Oncologists and researchers use a measurement known as Response Evaluation Criteria in Solid Tumors (RECIST) to evaluate the degree to which a patient’s cancer responds to treatment during clinical trials. The tool is key to being able to compare the effectiveness of different treatments across different research trials. A University of Colorado Cancer Center article published in the Journal of Thoracic Oncology examines current RECIST guidelines in an effort to bring them up to speed with new complexities presented by the latest targeted therapies.
“What we’ve done is take our experience of putting people on clinical trials to show areas of RECIST that are open to interpretation and others that are open to improvement,” says Rustain Morgan, MD, assistant professor in the CU School of Medicine Departments of Radiology.
For example, one new direction in cancer treatment, pioneered in part by the Thoracic Oncology Program at CU Cancer Center, is the use of precisely targeted radiation to treat small pockets of disease that become resistant to therapy.

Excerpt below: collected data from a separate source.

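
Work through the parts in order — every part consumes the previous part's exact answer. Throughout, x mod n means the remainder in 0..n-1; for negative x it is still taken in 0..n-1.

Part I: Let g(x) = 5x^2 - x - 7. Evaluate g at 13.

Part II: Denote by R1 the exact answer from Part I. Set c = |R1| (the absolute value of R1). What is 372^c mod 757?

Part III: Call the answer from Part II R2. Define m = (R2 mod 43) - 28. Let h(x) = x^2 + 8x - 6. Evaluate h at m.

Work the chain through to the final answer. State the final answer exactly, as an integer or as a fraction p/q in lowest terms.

Part I: 5*(13)^2 - 1*(13)^1 - 7 = (845) + (-13) + (-7) = 825; answer 825
Part II: R1 = 825; c = 825; squarings mod 757: 372^1=372, 372^2=610, 372^4=413, 372^8=244, 372^16=490, 372^32=131, 372^64=507, 372^128=426, 372^256=553, 372^512=738; 372^825 = 372^1 * 372^8 * 372^16 * 372^32 * 372^256 * 372^512 = 423 (mod 757); answer 423
Part III: R2 = 423; m = 8; 1*(8)^2 + 8*(8)^1 - 6 = (64) + (64) + (-6) = 122; answer 122

122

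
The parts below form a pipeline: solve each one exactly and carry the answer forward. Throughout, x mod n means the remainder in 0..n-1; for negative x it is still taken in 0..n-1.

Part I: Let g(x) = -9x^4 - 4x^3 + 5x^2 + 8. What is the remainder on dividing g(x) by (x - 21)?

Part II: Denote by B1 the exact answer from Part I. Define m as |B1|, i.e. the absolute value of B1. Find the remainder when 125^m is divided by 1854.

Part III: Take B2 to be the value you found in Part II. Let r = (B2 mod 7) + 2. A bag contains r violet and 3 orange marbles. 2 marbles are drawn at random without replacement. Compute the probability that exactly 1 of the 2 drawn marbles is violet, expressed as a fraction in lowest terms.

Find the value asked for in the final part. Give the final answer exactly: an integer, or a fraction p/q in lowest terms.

3/5

Part I: remainder = value at the root: -9*(21)^4 - 4*(21)^3 + 5*(21)^2 + 8 = (-1750329) + (-37044) + (2205) + (8) = -1785160; answer -1785160
Part II: B1 = -1785160; m = 1785160; squarings mod 1854: 125^1=125, 125^2=793, 125^4=343, 125^8=847, 125^16=1765, 125^32=505, 125^64=1027, 125^128=1657, 125^256=1729, 125^512=793, 125^1024=343, 125^2048=847, 125^4096=1765, 125^8192=505, 125^16384=1027, 125^32768=1657, 125^65536=1729, 125^131072=793, 125^262144=343, 125^524288=847, 125^1048576=1765; 125^1785160 = 125^8 * 125^64 * 125^256 * 125^1024 * 125^2048 * 125^4096 * 125^8192 * 125^65536 * 125^131072 * 125^524288 * 125^1048576 = 631 (mod 1854); answer 631
Part III: B2 = 631; r = 3; total draws C(6,2) = 15; favorable C(3,1)*C(3,1) = 9; P = 3/5; answer 3/5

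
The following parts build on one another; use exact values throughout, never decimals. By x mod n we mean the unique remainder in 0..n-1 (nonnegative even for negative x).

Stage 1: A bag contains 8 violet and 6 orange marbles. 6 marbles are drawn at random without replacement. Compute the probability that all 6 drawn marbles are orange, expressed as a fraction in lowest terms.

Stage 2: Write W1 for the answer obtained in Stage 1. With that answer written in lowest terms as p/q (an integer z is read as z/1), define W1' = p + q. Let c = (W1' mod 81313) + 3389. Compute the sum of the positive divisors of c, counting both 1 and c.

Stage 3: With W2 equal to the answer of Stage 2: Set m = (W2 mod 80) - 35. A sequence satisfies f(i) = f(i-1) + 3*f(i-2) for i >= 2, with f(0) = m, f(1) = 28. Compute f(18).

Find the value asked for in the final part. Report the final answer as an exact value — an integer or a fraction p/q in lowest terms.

Stage 1: total draws C(14,6) = 3003; favorable C(6,6) = 1; P = 1/3003; answer 1/3003
Stage 2: W1 = 1/3003; threaded value p + q = 3004; c = 6393; 6393 = 3 * 2131; sigma = (1 + 3) * (1 + 2131) = 4 * 2132 = 8528; answer 8528
Stage 3: W2 = 8528; m = 13; f(2) = 1*(28) + 3*(13) = 67; iterating: f(2)=67, f(3)=151, f(4)=352, f(5)=805, f(6)=1861, f(7)=4276, f(8)=9859, f(9)=22687, f(10)=52264, f(11)=120325, f(12)=277117, f(13)=638092, f(14)=1469443, f(15)=3383719, f(16)=7792048, f(17)=17943205, f(18)=41319349; answer 41319349

41319349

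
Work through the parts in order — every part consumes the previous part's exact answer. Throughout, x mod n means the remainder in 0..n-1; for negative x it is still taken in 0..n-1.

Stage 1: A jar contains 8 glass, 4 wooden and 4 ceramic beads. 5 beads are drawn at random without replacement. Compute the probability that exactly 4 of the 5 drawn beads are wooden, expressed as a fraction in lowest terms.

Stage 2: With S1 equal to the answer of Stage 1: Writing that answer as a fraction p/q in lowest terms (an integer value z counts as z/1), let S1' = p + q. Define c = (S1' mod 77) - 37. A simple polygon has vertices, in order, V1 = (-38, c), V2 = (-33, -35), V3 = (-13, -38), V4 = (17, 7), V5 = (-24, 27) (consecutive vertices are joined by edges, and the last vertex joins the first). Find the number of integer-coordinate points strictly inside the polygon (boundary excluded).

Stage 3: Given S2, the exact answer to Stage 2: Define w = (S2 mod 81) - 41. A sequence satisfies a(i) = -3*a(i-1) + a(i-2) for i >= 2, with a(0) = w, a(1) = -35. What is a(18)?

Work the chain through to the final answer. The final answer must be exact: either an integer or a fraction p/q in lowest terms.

Stage 1: total draws C(16,5) = 4368; favorable C(4,4)*C(12,1) = 12; P = 1/364; answer 1/364
Stage 2: S1 = 1/364; threaded value p + q = 365; c = 20; cross terms: (-38*-35 - -33*20)=1990, (-33*-38 - -13*-35)=799, (-13*7 - 17*-38)=555, (17*27 - -24*7)=627, (-24*20 - -38*27)=546; twice the area = |4517| = 4517; area = 4517/2; boundary points = 5 + 1 + 15 + 1 + 7 = 29; strictly interior points = area - boundary/2 + 1 = 2245; answer 2245
Stage 3: S2 = 2245; w = 17; a(2) = -3*(-35) + 1*(17) = 122; iterating: a(2)=122, a(3)=-401, a(4)=1325, a(5)=-4376, a(6)=14453, a(7)=-47735, a(8)=157658, a(9)=-520709, a(10)=1719785, a(11)=-5680064, a(12)=18759977, a(13)=-61959995, a(14)=204639962, a(15)=-675879881, a(16)=2232279605, a(17)=-7372718696, a(18)=24350435693; answer 24350435693

24350435693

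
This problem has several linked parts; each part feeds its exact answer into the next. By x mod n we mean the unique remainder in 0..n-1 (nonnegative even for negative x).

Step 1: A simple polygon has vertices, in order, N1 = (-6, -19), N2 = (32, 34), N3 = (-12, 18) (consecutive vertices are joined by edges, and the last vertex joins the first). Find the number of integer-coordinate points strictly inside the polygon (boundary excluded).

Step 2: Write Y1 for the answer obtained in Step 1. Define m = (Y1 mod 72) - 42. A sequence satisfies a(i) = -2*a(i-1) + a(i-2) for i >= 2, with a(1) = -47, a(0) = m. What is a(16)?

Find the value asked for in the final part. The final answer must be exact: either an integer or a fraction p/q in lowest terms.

27199754

Step 1: cross terms: (-6*34 - 32*-19)=404, (32*18 - -12*34)=984, (-12*-19 - -6*18)=336; twice the area = |1724| = 1724; area = 862; boundary points = 1 + 4 + 1 = 6; strictly interior points = area - boundary/2 + 1 = 860; answer 860
Step 2: Y1 = 860; m = 26; a(2) = -2*(-47) + 1*(26) = 120; iterating: a(2)=120, a(3)=-287, a(4)=694, a(5)=-1675, a(6)=4044, a(7)=-9763, a(8)=23570, a(9)=-56903, a(10)=137376, a(11)=-331655, a(12)=800686, a(13)=-1933027, a(14)=4666740, a(15)=-11266507, a(16)=27199754; answer 27199754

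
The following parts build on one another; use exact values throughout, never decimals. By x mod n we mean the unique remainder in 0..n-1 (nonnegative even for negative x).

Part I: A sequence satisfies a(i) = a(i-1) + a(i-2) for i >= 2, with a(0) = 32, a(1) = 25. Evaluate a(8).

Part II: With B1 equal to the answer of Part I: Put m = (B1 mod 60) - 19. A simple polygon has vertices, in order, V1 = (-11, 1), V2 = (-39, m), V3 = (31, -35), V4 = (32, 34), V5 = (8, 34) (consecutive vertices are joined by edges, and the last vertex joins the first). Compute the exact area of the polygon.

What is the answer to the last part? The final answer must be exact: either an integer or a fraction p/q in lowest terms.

Part I: a(2) = 1*(25) + 1*(32) = 57; iterating: a(2)=57, a(3)=82, a(4)=139, a(5)=221, a(6)=360, a(7)=581, a(8)=941; answer 941
Part II: B1 = 941; m = 22; cross terms: (-11*22 - -39*1)=-203, (-39*-35 - 31*22)=683, (31*34 - 32*-35)=2174, (32*34 - 8*34)=816, (8*1 - -11*34)=382; twice the area = |3852| = 3852; area = 1926; answer 1926

1926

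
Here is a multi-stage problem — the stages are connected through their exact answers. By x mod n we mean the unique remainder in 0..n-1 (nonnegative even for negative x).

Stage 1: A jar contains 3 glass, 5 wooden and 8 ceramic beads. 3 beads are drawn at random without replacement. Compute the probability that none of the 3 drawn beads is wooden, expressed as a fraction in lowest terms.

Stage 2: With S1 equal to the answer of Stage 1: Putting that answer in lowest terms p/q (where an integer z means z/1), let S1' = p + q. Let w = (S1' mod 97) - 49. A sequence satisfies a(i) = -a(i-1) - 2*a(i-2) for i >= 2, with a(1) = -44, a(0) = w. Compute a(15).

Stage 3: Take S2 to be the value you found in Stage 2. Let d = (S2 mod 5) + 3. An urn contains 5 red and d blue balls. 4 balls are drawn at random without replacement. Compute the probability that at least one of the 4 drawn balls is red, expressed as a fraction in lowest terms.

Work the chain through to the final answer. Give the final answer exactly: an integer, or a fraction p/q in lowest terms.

Stage 1: total draws C(16,3) = 560; favorable C(11,3) = 165; P = 33/112; answer 33/112
Stage 2: S1 = 33/112; threaded value p + q = 145; w = -1; a(2) = -1*(-44) - 2*(-1) = 46; iterating: a(2)=46, a(3)=42, a(4)=-134, a(5)=50, a(6)=218, a(7)=-318, a(8)=-118, a(9)=754, a(10)=-518, a(11)=-990, a(12)=2026, a(13)=-46, a(14)=-4006, a(15)=4098; answer 4098
Stage 3: S2 = 4098; d = 6; total draws C(11,4) = 330; complement C(6,4) = 15; favorable 330 - 15 = 315; P = 21/22; answer 21/22

21/22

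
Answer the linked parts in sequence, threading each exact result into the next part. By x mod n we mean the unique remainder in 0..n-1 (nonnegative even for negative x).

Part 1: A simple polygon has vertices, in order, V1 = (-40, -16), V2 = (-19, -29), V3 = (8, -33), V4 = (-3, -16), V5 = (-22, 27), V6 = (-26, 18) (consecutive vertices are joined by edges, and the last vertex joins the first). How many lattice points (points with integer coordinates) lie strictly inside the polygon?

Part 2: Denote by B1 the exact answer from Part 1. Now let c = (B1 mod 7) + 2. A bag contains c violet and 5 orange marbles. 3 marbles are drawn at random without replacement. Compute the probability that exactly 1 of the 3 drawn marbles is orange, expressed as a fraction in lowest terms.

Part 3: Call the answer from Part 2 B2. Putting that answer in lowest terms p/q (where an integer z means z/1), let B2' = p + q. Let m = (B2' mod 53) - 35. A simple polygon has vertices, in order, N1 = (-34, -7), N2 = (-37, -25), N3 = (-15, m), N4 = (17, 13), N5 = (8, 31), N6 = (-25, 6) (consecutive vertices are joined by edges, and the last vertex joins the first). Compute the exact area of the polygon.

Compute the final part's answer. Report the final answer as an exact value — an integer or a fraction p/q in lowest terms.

1552

Part 1: cross terms: (-40*-29 - -19*-16)=856, (-19*-33 - 8*-29)=859, (8*-16 - -3*-33)=-227, (-3*27 - -22*-16)=-433, (-22*18 - -26*27)=306, (-26*-16 - -40*18)=1136; twice the area = |2497| = 2497; area = 2497/2; boundary points = 1 + 1 + 1 + 1 + 1 + 2 = 7; strictly interior points = area - boundary/2 + 1 = 1246; answer 1246
Part 2: B1 = 1246; c = 2; total draws C(7,3) = 35; favorable C(5,1)*C(2,2) = 5; P = 1/7; answer 1/7
Part 3: B2 = 1/7; threaded value p + q = 8; m = -27; cross terms: (-34*-25 - -37*-7)=591, (-37*-27 - -15*-25)=624, (-15*13 - 17*-27)=264, (17*31 - 8*13)=423, (8*6 - -25*31)=823, (-25*-7 - -34*6)=379; twice the area = |3104| = 3104; area = 1552; answer 1552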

“We call this ‘weeding the garden’ and we can apply the approach in either the brain or in the rest of the body,” says D. Ross Camidge, MD, PhD, Joyce Zeff Chair in Lung Cancer Research at CU Cancer Center and director of Thoracic Oncology at CU School of Medicine.
Previously, these pockets of resistant disease would have indicated treatment failure and an oncologist would have switched the patient to a new therapy. However, this new approach means that an oncologist might weed the garden while continuing the treatment as long as it remains effective against the majority of a patient’s cancer. Unfortunately, current RECIST guidelines are unclear how to measure cancer when the patient remains on trial after having been treated in this way.
“The patient has progressed, but the benefit in parts of the cancer or parts of the body may be ongoing and we need a way to capture this,” Camidge says.
Instead of listing the patient as having ‘progressive disease’ or trying to measure the overall tumor burden including the area that has been irradiated, Morgan and Camidge suggest setting a new baseline, editing out the irradiated area, taking into account any other sites of disease and tracking stability from this new point forward.
One of the other areas of the RECIST guidelines Morgan and Camidge identify as needing attention relates to one of the great recent successes in treating lung cancer – drugs with effectiveness against cancer that has spread to the brain. In the past, drugs tended to have little activity in the brain, and this meant that some clinical trials excluded patients with brain metastases to avoid diluting results with those that make the drug appear ineffective. Now Morgan and Camidge point out an opposite problem:
“We now have some drugs that are so good at getting into the brain that when you give them to patients who have had multiple previous lines of therapy, the disease in the body is able to resist the new drug, but the disease in the brain – that hasn’t been forced by these previous therapies to adapt – may respond much more dramatically,” Morgan says.
Thus, if a clinical trial tracks effectiveness by measuring how much cancer shrinks across a series of selected sites, the overall benefit may appear higher or lower depending on how a trial chooses to include or exclude measurements taken from deposits in the brain.
“You can’t treat the body and the brain as the same thing anymore,” Camidge says. “You have to say, ‘here’s the response rate in the brain and here’s the response rate in the body.’ An ‘overall’ benefit rate is going to become almost impossible to interpret unless you know what percentage brain versus non-brain deposits are being measured.”
“These things are always a work in progress,” Morgan says about RECIST. “There have been a couple of updates in the past and we hope our suggestions will help continue to improve this clinical research standard.”